Ia kembali ke kamarnya. Bungkusan yang diberikan Aceng ia buka. Didalamnya terdapat beberapa lembar kertas penuh dengan foto pak Mukhlis (kepala desa JatiBaru) di lembar terakhir juragan Bejo menitip pesan, “Fael, bangsat ini sok jual mahal, dia kira anak gadisnya seberharga itu. Cuiih… kepala desa miskin melarat seperti dia berani menghalangi kemauanku. kau sudah lama tidak beraksi bukan? 50 juta cash akan segera kubayarkan, asal aku menerima berita kematian si keparat Mukhlis.”
Fael Menghela nafas. Rasanya ia ingin menolak permintaan juragan Bejo dan berlibur lebih lama. Namun kondisi keuangan sudah mengajaknya kembali menjalankan aksi.
Ia melirik kalender yang tergantung di dinding kamarnya. Senin 9 November 2015, kebetulan hari itu pak kades melalukan rapat di luar kota dan biasanya ia pulang larut malam. Mencegatnya sepulang rapat adalah langkah yang tepat. Kiranya itulah yang Fael pikirkan.
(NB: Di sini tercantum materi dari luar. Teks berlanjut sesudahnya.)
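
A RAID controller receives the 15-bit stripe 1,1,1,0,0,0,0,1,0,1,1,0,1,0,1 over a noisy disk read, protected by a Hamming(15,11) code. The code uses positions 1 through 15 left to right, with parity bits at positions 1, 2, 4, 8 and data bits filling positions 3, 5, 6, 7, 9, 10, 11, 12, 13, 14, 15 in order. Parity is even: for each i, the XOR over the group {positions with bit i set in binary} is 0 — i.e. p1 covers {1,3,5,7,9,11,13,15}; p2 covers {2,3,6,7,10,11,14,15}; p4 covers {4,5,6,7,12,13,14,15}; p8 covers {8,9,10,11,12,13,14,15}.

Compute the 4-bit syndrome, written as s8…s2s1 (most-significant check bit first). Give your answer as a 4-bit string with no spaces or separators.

s1 (pos 1,3,5,7,9,11,13,15): 1⊕1⊕0⊕0⊕0⊕1⊕1⊕1 = 1
s2 (pos 2,3,6,7,10,11,14,15): 1⊕1⊕0⊕0⊕1⊕1⊕0⊕1 = 1
s4 (pos 4,5,6,7,12,13,14,15): 0⊕0⊕0⊕0⊕0⊕1⊕0⊕1 = 0
s8 (pos 8,9,10,11,12,13,14,15): 1⊕0⊕1⊕1⊕0⊕1⊕0⊕1 = 1
Syndrome s8…s1 = 1011 → error at position 11.

1011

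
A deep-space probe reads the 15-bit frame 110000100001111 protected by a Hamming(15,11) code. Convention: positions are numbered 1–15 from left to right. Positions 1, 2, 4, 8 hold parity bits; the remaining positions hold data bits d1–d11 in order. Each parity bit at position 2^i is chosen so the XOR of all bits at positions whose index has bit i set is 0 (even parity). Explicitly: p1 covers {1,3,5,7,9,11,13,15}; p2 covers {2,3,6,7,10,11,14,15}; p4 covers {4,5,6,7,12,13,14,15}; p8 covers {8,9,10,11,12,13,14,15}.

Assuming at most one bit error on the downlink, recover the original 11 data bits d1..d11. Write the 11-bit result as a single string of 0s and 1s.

00010001111

s1 (pos 1,3,5,7,9,11,13,15): 1⊕0⊕0⊕1⊕0⊕0⊕1⊕1 = 0
s2 (pos 2,3,6,7,10,11,14,15): 1⊕0⊕0⊕1⊕0⊕0⊕1⊕1 = 0
s4 (pos 4,5,6,7,12,13,14,15): 0⊕0⊕0⊕1⊕1⊕1⊕1⊕1 = 1
s8 (pos 8,9,10,11,12,13,14,15): 0⊕0⊕0⊕0⊕1⊕1⊕1⊕1 = 0
Syndrome s8…s1 = 0100 → error at position 4.
Flip position 4: 110000100001111 → 110100100001111
Read data bits from positions 3,5,6,7,9,10,11,12,13,14,15: 00010001111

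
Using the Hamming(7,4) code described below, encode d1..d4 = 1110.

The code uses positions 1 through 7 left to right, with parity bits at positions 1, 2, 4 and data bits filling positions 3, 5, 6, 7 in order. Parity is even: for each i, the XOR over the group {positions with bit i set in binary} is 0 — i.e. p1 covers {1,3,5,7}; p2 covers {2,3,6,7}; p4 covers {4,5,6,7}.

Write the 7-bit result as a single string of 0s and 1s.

Place data at non-parity positions: p1 p2 1 p4 1 1 0
p1 (pos 1,3,5,7): XOR of data positions = 1⊕1⊕0 = 0
p2 (pos 2,3,6,7): XOR of data positions = 1⊕1⊕0 = 0
p4 (pos 4,5,6,7): XOR of data positions = 1⊕1⊕0 = 0
Codeword: 0010110

0010110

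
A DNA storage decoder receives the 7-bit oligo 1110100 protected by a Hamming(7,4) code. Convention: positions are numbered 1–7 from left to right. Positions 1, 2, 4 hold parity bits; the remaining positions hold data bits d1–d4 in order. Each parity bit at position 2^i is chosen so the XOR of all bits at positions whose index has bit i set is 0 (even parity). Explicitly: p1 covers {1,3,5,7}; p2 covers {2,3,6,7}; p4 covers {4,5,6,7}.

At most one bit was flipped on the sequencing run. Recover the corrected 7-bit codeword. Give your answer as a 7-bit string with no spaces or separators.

s1 (pos 1,3,5,7): 1⊕1⊕1⊕0 = 1
s2 (pos 2,3,6,7): 1⊕1⊕0⊕0 = 0
s4 (pos 4,5,6,7): 0⊕1⊕0⊕0 = 1
Syndrome s4…s1 = 101 → error at position 5.
Flip position 5: 1110100 → 1110000

1110000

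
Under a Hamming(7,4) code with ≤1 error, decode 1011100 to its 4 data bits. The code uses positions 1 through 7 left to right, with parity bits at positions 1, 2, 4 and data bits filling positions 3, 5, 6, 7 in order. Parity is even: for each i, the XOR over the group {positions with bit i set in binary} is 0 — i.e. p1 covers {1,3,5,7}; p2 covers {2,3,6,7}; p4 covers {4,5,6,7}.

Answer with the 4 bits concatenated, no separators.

0100

s1 (pos 1,3,5,7): 1⊕1⊕1⊕0 = 1
s2 (pos 2,3,6,7): 0⊕1⊕0⊕0 = 1
s4 (pos 4,5,6,7): 1⊕1⊕0⊕0 = 0
Syndrome s4…s1 = 011 → error at position 3.
Flip position 3: 1011100 → 1001100
Read data bits from positions 3,5,6,7: 0100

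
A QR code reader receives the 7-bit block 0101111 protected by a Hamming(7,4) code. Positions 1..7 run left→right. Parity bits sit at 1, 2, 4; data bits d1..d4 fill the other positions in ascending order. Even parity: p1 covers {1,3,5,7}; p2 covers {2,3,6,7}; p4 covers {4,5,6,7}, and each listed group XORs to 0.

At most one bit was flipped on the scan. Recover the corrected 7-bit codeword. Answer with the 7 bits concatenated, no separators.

s1 (pos 1,3,5,7): 0⊕0⊕1⊕1 = 0
s2 (pos 2,3,6,7): 1⊕0⊕1⊕1 = 1
s4 (pos 4,5,6,7): 1⊕1⊕1⊕1 = 0
Syndrome s4…s1 = 010 → error at position 2.
Flip position 2: 0101111 → 0001111

0001111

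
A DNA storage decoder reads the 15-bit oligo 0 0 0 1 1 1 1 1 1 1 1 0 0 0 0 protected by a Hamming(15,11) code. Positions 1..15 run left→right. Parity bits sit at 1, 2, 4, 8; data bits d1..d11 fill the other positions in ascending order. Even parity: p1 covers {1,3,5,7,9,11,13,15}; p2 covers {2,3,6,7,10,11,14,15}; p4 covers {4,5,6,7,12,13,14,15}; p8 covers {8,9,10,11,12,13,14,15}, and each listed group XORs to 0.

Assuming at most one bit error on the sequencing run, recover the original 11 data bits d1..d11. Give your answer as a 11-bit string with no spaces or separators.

s1 (pos 1,3,5,7,9,11,13,15): 0⊕0⊕1⊕1⊕1⊕1⊕0⊕0 = 0
s2 (pos 2,3,6,7,10,11,14,15): 0⊕0⊕1⊕1⊕1⊕1⊕0⊕0 = 0
s4 (pos 4,5,6,7,12,13,14,15): 1⊕1⊕1⊕1⊕0⊕0⊕0⊕0 = 0
s8 (pos 8,9,10,11,12,13,14,15): 1⊕1⊕1⊕1⊕0⊕0⊕0⊕0 = 0
Syndrome s8…s1 = 0000 → no error.
Read data bits from positions 3,5,6,7,9,10,11,12,13,14,15: 01111110000

01111110000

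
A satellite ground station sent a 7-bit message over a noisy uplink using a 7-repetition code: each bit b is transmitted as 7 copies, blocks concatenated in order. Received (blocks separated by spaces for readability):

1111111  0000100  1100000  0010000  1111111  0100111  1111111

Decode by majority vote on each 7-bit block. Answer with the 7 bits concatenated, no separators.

Block 1 (1111111): 7 ones → 1
Block 2 (0000100): 1 one → 0
Block 3 (1100000): 2 ones → 0
Block 4 (0010000): 1 one → 0
Block 5 (1111111): 7 ones → 1
Block 6 (0100111): 4 ones → 1
Block 7 (1111111): 7 ones → 1

1000111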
Senin malam Selasa, 9 November 2015… Rintik rintik gerimis mulai turun mendominasi gelapnya malam. Awan hitam memenuhi langit sehingga bulan dan bintang tak berkesempatan menyumbang cahayanya. Desa Jati Baru sepertinya melamun di malam itu. Jalanannya sepi dan penduduknya sudah menutup pintu rumah rumah mereka. Memang suasana gerimis dirasa tidak bersahabat.
Sementara itu Fael sudah bersiap, rencanaya sudah matang. pisau kecil yang sudah ia asah disisipkan di balik celana. Tak lupa celana panjang dan hodie hitamnya ia kenakan. Ia pun berangkat untuk memulai aksinya. Sembari menunggu kepulangan pak kades, ia nimbrung sejenak di warung kopi bersama bersama segelintir warga yang bergadang hingga larut malam.
Pukul 23:30 mobil pak kades melintas. Ia mengendarai mobil seorang diri. Sesaat setelah mobil melewati warkop, Fael beranjak dengan senyap. Para pengunjung lain sibuk dengan kartu remi mereka, sehingga keluar masuknya orang tak begitu mereka hiraukan.
Pak Mukhlis tiba, ia memarkir mobil di halaman rumah. Sebelum masuk ia mencoba memeriksa keadaan sekitar. Setelah dirasa aman ia pun memasuki rumah. Setibanya di dalam ia mendapati keluarganya sudah larut tertidur. Ia pun melanjutkan aktivitas seorang diri. Sebelum beranjak ke kamar tidur ia berniat untuk duduk duduk sejenak di sofa rumah.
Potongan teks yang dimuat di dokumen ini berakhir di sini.